Mark Twain once wrote, “If you don’t like the weather in New England, wait a few minutes.” That is even more true of Tierra Del Fuego. After all, my last day in Ushuaia in 2006 (it was November 15 to be exact), dawned fair and turned into a blizzard. You may say, “Well, it was November, after all!” We were, however, in the Southern Hemisphere, so it was supposed to be like May in the Northern Hemisphere. The truth is, it can snow on any day of the year in Ushuaia.

There are compensations. The cuisine includes king crab (centolla), which is widely available at reasonable prices. The city is chock full of museums, most prominently the so-called Maritime Museum, which was built as a prison to house Argentina’s most dangerous criminals, including Simon Radowitzky, the anarchist responsible for killing a ranking police officer. Ushuaia was for many years Argentina’s Alcatraz.

Ushuaia was where I broke my shoulder in a blizzard. (That’s why I remember November 15, 2006.) The location was the corner of Magallanes and Rivadavia, where I slipped on ice and fell hard with my shoulder on a high curb. They have since put up a traffic signal there, so it is easier to cross the road.

Impressions of Reykjavík

Street Adjacent to Reykjavík Harbor

It’s not the largest European capital, but Reykjavík is to my mind one of the most interesting. Within hailing distance of the Arctic Circle, it can have some of the worst weather imaginable. Yet it is relatively small (about 131,000 souls) and is walkable—if it’s not too windy and wet. You can feed the sea birds by the Tjörn, the municipal pond, but they could just as easily attack you for the goodies you are doling out. The people are friendly, but it seems everyone in town gets shitfaced drunk on the weekend.
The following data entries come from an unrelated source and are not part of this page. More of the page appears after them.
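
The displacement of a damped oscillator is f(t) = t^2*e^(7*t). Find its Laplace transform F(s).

L{e^(7t)} = 1/(s - 7).
Then apply L{t^2·g(t)} = (-1)^2 d^2/ds^2[G(s)] with G(s) = 1/(s - 7):
differentiating 2 times and applying the sign gives 2/(s - 7)^3.

F(s) = 2/(s - 7)^3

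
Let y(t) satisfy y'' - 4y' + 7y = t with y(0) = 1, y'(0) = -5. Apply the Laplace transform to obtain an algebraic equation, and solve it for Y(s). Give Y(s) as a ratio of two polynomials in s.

Y(s) = (s^3 - 9*s^2 + 1)/(s^4 - 4*s^3 + 7*s^2)

Transform both sides with L{·}.
Using L{y''} = s^2 Y - s·y(0) - y'(0) and L{y'} = sY - y(0), with y(0) = 1, y'(0) = -5, the left side becomes (s^2 - 4*s + 7)Y - (s - 9).
The right side is L{t} = s^(-2).
So (s^2 - 4*s + 7)Y = s^(-2) + (s - 9).
Solve for Y(s) and write it as one ratio of polynomials.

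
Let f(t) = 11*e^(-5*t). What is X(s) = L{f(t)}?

X(s) = 11/(s + 5)

L{11} = 11/s.
By the first shifting theorem, multiplying by e^(-5t) replaces s with s + 5.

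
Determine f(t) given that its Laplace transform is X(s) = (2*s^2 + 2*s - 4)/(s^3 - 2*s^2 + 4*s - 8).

Factor the denominator: s^3 - 2*s^2 + 4*s - 8 = (s - 2)*(s^2 + 4).
Partial fraction decomposition gives [1/(s - 2)] + [s/(s^2 + 4)] + [4/(s^2 + 4)].
Invert each term: 1/(s - 2) ↔ e^(2t); 1·s/(s^2 + 4) ↔ cos(2t); 2·2/(s^2 + 4) ↔ 2sin(2t).

f(t) = exp(2*t) + 2*sin(2*t) + cos(2*t)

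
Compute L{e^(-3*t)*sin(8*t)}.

8/((s + 3)^2 + 64)

L{sin(8t)} = 8/(s^2 + 64).
By the first shifting theorem, multiplying by e^(-3t) replaces s with s + 3.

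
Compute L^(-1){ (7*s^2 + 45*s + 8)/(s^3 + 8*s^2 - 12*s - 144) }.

t*exp(-6*t) + 3*exp(4*t) + 4*exp(-6*t)

Factor the denominator: s^3 + 8*s^2 - 12*s - 144 = (s - 4)*(s + 6)^2.
Partial fraction decomposition gives [4/(s + 6)] + [(s + 6)^(-2)] + [3/(s - 4)].
Invert each term: 4/(s + 6) ↔ 4e^(-6t); 1/(s + 6)^2 ↔ t·e^(-6t); 3/(s - 4) ↔ 3e^(4t).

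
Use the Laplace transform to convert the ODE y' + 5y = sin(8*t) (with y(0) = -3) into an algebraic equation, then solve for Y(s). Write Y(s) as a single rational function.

Y(s) = (-3*s^2 - 184)/(s^3 + 5*s^2 + 64*s + 320)

Apply the Laplace transform to the equation.
Using L{y'} = sY - y(0) = sY - (-3), the left side becomes (s + 5)Y - (-3).
The right side is L{sin(8*t)} = 8/(s^2 + 64).
So (s + 5)Y = 8/(s^2 + 64) + (-3).
Solve for Y(s) and write it as one ratio of polynomials.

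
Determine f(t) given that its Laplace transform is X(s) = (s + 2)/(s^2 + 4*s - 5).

Rewrite the denominator: s^2 + 4*s - 5 = (s + 2)^2 - 9.
The form in (s + 2) signals a first-shifting-theorem factor e^(-2t).
Since L{cosh(3t)} = s/(s^2 - 9), the inverse is e^(-2*t)*cosh(3*t).

f(t) = exp(-2*t)*cosh(3*t)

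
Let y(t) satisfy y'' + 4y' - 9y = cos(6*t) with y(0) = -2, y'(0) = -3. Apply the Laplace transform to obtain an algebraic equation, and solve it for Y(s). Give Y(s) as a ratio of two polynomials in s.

Y(s) = (-2*s^3 - 11*s^2 - 71*s - 396)/(s^4 + 4*s^3 + 27*s^2 + 144*s - 324)

Apply the Laplace transform to the equation.
With L{y''} = s^2 Y - s·y(0) - y'(0) and L{y'} = sY - y(0), with y(0) = -2, y'(0) = -3: the LHS transforms to (s^2 + 4*s - 9)Y - (-2*s - 11).
The right side is L{cos(6*t)} = s/(s^2 + 36).
So (s^2 + 4*s - 9)Y = s/(s^2 + 36) + (-2*s - 11).
Divide through and combine into a single rational function.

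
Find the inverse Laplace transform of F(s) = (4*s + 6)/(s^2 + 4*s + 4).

Factor the denominator: s^2 + 4*s + 4 = (s + 2)^2.
Partial fraction decomposition gives [4/(s + 2)] + [-2/(s + 2)^2].
Invert each term: 4/(s + 2) ↔ 4e^(-2t); -2/(s + 2)^2 ↔ -2t·e^(-2t).

-2*t*exp(-2*t) + 4*exp(-2*t)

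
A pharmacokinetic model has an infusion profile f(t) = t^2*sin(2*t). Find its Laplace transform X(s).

X(s) = 4*(3*s^2 - 4)/(s^2 + 4)^3

L{sin(2t)} = 2/(s^2 + 4).
Then apply L{t^2·g(t)} = (-1)^2 d^2/ds^2[G(s)] with G(s) = 2/(s^2 + 4):
differentiating 2 times and applying the sign gives 4*(3*s^2 - 4)/(s^2 + 4)^3.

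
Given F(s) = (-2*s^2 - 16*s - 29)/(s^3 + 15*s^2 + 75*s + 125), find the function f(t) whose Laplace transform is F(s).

Factor the denominator: s^3 + 15*s^2 + 75*s + 125 = (s + 5)^3.
Partial fraction decomposition gives [-2/(s + 5)] + [4/(s + 5)^2] + [(s + 5)^(-3)].
Invert each term: -2/(s + 5) ↔ -2e^(-5t); 4/(s + 5)^2 ↔ 4t·e^(-5t); 1/(s + 5)^3 ↔ (1/2)t^2·e^(-5t).

f(t) = t^2*exp(-5*t)/2 + 4*t*exp(-5*t) - 2*exp(-5*t)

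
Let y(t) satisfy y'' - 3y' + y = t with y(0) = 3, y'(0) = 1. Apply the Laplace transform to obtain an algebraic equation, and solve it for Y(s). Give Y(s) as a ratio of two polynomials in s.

Y(s) = (3*s + 1)/s^2

Laplace-transform each side.
Using L{y''} = s^2 Y - s·y(0) - y'(0) and L{y'} = sY - y(0), with y(0) = 3, y'(0) = 1, the left side becomes (s^2 - 3*s + 1)Y - (3*s - 8).
The right side is L{t} = s^(-2).
So (s^2 - 3*s + 1)Y = s^(-2) + (3*s - 8).
Divide through and combine into a single rational function.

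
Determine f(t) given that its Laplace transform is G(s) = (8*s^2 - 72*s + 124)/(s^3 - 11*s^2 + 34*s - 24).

Factor the denominator: s^3 - 11*s^2 + 34*s - 24 = (s - 6)*(s - 4)*(s - 1).
Partial fraction decomposition gives [-2/(s - 6)] + [6/(s - 4)] + [4/(s - 1)].
Invert each term: -2/(s - 6) ↔ -2e^(6t); 6/(s - 4) ↔ 6e^(4t); 4/(s - 1) ↔ 4e^(t).

f(t) = -2*exp(6*t) + 6*exp(4*t) + 4*exp(t)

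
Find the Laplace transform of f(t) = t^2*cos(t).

2*s*(s^2 - 3)/(s^2 + 1)^3

L{cos(t)} = s/(s^2 + 1).
Then apply L{t^2·g(t)} = (-1)^2 d^2/ds^2[G(s)] with G(s) = s/(s^2 + 1):
differentiating 2 times and applying the sign gives 2*s*(s^2 - 3)/(s^2 + 1)^3.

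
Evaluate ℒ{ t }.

s^(-2)

L{t} = 1!/s^2 = 1/s^2.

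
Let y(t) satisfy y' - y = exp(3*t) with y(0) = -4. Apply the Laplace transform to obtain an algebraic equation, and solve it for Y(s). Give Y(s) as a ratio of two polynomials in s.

Y(s) = (-4*s + 13)/(s^2 - 4*s + 3)

Laplace-transform each side.
The derivative rules (L{y'} = sY - y(0) = sY - (-4)) turn the left side into (s - 1)Y - (-4).
The right side is L{exp(3*t)} = 1/(s - 3).
So (s - 1)Y = 1/(s - 3) + (-4).
Solve for Y(s) and write it as one ratio of polynomials.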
There is an air of mystery about the city, which is one reason why the mysteries of Arnaldur Indriðason and Yrsa Sigurdardottir, among others, are so popular.

I have been to Iceland twice, once in 2001 and once in 2013. Both times I fell in love with the city and wished I could stay longer. My first day in 2013 was my favorite. It was near the summer solstice, when it does not get dark until the middle of the night, and then only for a short while. Even after my long flight, I fought jet lag by forcing me to stay up until 7:00 AM Los Angeles time. I even took an evening ghost tour through the local cemetery with the sun still up past 10:00 PM Iceland time.
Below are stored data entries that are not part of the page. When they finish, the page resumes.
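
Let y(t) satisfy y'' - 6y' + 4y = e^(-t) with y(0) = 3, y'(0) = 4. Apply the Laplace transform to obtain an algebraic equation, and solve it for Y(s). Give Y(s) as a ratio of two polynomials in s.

Laplace-transform each side.
Using L{y''} = s^2 Y - s·y(0) - y'(0) and L{y'} = sY - y(0), with y(0) = 3, y'(0) = 4, the left side becomes (s^2 - 6*s + 4)Y - (3*s - 14).
The right side is L{e^(-t)} = 1/(s + 1).
So (s^2 - 6*s + 4)Y = 1/(s + 1) + (3*s - 14).
Solve for Y(s) and write it as one ratio of polynomials.

Y(s) = (3*s^2 - 11*s - 13)/(s^3 - 5*s^2 - 2*s + 4)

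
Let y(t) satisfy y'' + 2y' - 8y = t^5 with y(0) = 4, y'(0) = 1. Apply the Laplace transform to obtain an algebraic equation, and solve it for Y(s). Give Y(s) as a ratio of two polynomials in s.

Apply the Laplace transform to the equation.
The derivative rules (L{y''} = s^2 Y - s·y(0) - y'(0) and L{y'} = sY - y(0), with y(0) = 4, y'(0) = 1) turn the left side into (s^2 + 2*s - 8)Y - (4*s + 9).
The right side is L{t^5} = 120/s^6.
So (s^2 + 2*s - 8)Y = 120/s^6 + (4*s + 9).
Solve for Y(s) and write it as one ratio of polynomials.

Y(s) = (4*s^7 + 9*s^6 + 120)/(s^8 + 2*s^7 - 8*s^6)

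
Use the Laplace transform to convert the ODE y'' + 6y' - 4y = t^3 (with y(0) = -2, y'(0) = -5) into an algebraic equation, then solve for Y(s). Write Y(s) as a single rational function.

Laplace-transform each side.
With L{y''} = s^2 Y - s·y(0) - y'(0) and L{y'} = sY - y(0), with y(0) = -2, y'(0) = -5: the LHS transforms to (s^2 + 6*s - 4)Y - (-2*s - 17).
The right side is L{t^3} = 6/s^4.
So (s^2 + 6*s - 4)Y = 6/s^4 + (-2*s - 17).
Solve for Y(s) and write it as one ratio of polynomials.

Y(s) = (-2*s^5 - 17*s^4 + 6)/(s^6 + 6*s^5 - 4*s^4)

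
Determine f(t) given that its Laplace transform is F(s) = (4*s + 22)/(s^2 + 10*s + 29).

Complete the square in the denominator: s^2 + 10*s + 29 = (s + 5)^2 + 2^2.
Split the numerator to match: 4*s + 22 = 4·(s + 5) + 1·2.
Invert each term: 4·(s + 5)/((s + 5)^2 + 4) ↔ 4e^(-5t)cos(2t); 1·2/((s + 5)^2 + 4) ↔ e^(-5t)sin(2t).

f(t) = exp(-5*t)*sin(2*t) + 4*exp(-5*t)*cos(2*t)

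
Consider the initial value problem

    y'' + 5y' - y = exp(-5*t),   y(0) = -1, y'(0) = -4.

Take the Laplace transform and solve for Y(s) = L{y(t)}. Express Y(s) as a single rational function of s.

Y(s) = (-s^2 - 14*s - 44)/(s^3 + 10*s^2 + 24*s - 5)

Take the Laplace transform of both sides.
With L{y''} = s^2 Y - s·y(0) - y'(0) and L{y'} = sY - y(0), with y(0) = -1, y'(0) = -4: the LHS transforms to (s^2 + 5*s - 1)Y - (-s - 9).
The right side is L{exp(-5*t)} = 1/(s + 5).
So (s^2 + 5*s - 1)Y = 1/(s + 5) + (-s - 9).
Solve for Y(s) and write it as one ratio of polynomials.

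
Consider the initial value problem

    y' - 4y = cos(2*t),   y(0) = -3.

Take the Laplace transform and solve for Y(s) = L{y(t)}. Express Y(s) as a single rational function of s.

Apply the Laplace transform to the equation.
The derivative rules (L{y'} = sY - y(0) = sY - (-3)) turn the left side into (s - 4)Y - (-3).
The right side is L{cos(2*t)} = s/(s^2 + 4).
So (s - 4)Y = s/(s^2 + 4) + (-3).
Divide through and combine into a single rational function.

Y(s) = (-3*s^2 + s - 12)/(s^3 - 4*s^2 + 4*s - 16)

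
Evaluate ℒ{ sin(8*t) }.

8/(s^2 + 64)

L{sin(8t)} = 8/(s^2 + 64).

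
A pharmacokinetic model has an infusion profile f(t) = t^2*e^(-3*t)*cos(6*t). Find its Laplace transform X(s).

X(s) = 2*(s + 3)*(s^2 + 6*s - 99)/(s^2 + 6*s + 45)^3

L{cos(6t)} = s/(s^2 + 36).
Multiplying by e^(-3t) shifts s → s + 3, so L{e^(-3*t)*cos(6*t)} = (s + 3)/((s + 3)^2 + 36).
Then apply L{t^2·g(t)} = (-1)^2 d^2/ds^2[G(s)] with G(s) = (s + 3)/((s + 3)^2 + 36):
differentiating 2 times and applying the sign gives 2*(s + 3)*(s^2 + 6*s - 99)/(s^2 + 6*s + 45)^3.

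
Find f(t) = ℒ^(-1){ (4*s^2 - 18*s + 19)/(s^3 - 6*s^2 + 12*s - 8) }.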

As I walked the streets of the city, I noticed that many of the buildings had walls of thick corrugated steel, frequently brightly colored. The stucco and chicken wire constructions that protect L.A. from earthquake damage would be blown to bits by the Arctic storms. I ran into one in Myvátn where the rain was blown horizontally through every micro-opening in my parka. And all I was trying to do was to get to the grocery store across the street.

I don’t know if I will ever get to Reykjavík again in this life, but in a way it has never left my dreams. As Edward Gorey once said: “I have fantasies of going to Iceland, never to return.”

In Patagonia

Guanacos by the Fitzroy Massif

Of all the places I have visited on my travels, I think the most spectacular was Argentinian Patagonia from El Chaltén south to Tierra del Fuego. Twice I have traveled that route, once in 2006 (when I had my trip cut short by a broken shoulder) and once in 2011 with Martine. Although both my finances and remaining years are dwindling, I would like to take another stab at it.
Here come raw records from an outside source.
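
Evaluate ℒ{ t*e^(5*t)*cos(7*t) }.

L{cos(7t)} = s/(s^2 + 49).
Multiplying by e^(5t) shifts s → s - 5, so L{e^(5*t)*cos(7*t)} = (s - 5)/((s - 5)^2 + 49).
Then apply L{t·g(t)} = -d/ds[G(s)] with G(s) = (s - 5)/((s - 5)^2 + 49):
differentiating 1 time and applying the sign gives (s - 12)*(s + 2)/(s^2 - 10*s + 74)^2.

(s - 12)*(s + 2)/(s^2 - 10*s + 74)^2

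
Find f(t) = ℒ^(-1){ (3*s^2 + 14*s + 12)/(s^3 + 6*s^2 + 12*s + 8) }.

f(t) = -2*t^2*exp(-2*t) + 2*t*exp(-2*t) + 3*exp(-2*t)

Factor the denominator: s^3 + 6*s^2 + 12*s + 8 = (s + 2)^3.
Partial fraction decomposition gives [3/(s + 2)] + [2/(s + 2)^2] + [-4/(s + 2)^3].
Invert each term: 3/(s + 2) ↔ 3e^(-2t); 2/(s + 2)^2 ↔ 2t·e^(-2t); -4/(s + 2)^3 ↔ (-2)t^2·e^(-2t).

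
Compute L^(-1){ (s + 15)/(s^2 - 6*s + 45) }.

3*exp(3*t)*sin(6*t) + exp(3*t)*cos(6*t)

Complete the square in the denominator: s^2 - 6*s + 45 = (s - 3)^2 + 6^2.
Split the numerator to match: s + 15 = 1·(s - 3) + 3·6.
Invert each term: 1·(s - 3)/((s - 3)^2 + 36) ↔ e^(3t)cos(6t); 3·6/((s - 3)^2 + 36) ↔ 3e^(3t)sin(6t).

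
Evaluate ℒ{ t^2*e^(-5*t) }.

2/(s + 5)^3

L{e^(-5t)} = 1/(s + 5).
Then apply L{t^2·g(t)} = (-1)^2 d^2/ds^2[G(s)] with G(s) = 1/(s + 5):
differentiating 2 times and applying the sign gives 2/(s + 5)^3.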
I would like to fly into Ushuaia and take buses north all the way to Buenos Aires. To my right would be the South Atlantic and to my left the windy plains of Patagonia with glimpses of the Andes in the distance.

Argentina is not a destination beloved by North American travelers. The country is full of mostly Spanish-speaking Italians with pockets of Welsh and Croatians. Its main export used to be wool centered in large estancias held by British landowners, but it has become more diversified over time, especially with oil being discovered there.

Near El Calafate there are numerous glaciers originating on the eastern slope of the Andes. Martine and I visited the Perito Moreno, Upsala, and Spegazzini glaciers. As the world warms up, many of these glaciers will not be around for the next generation. But it was nice seeing them while we could.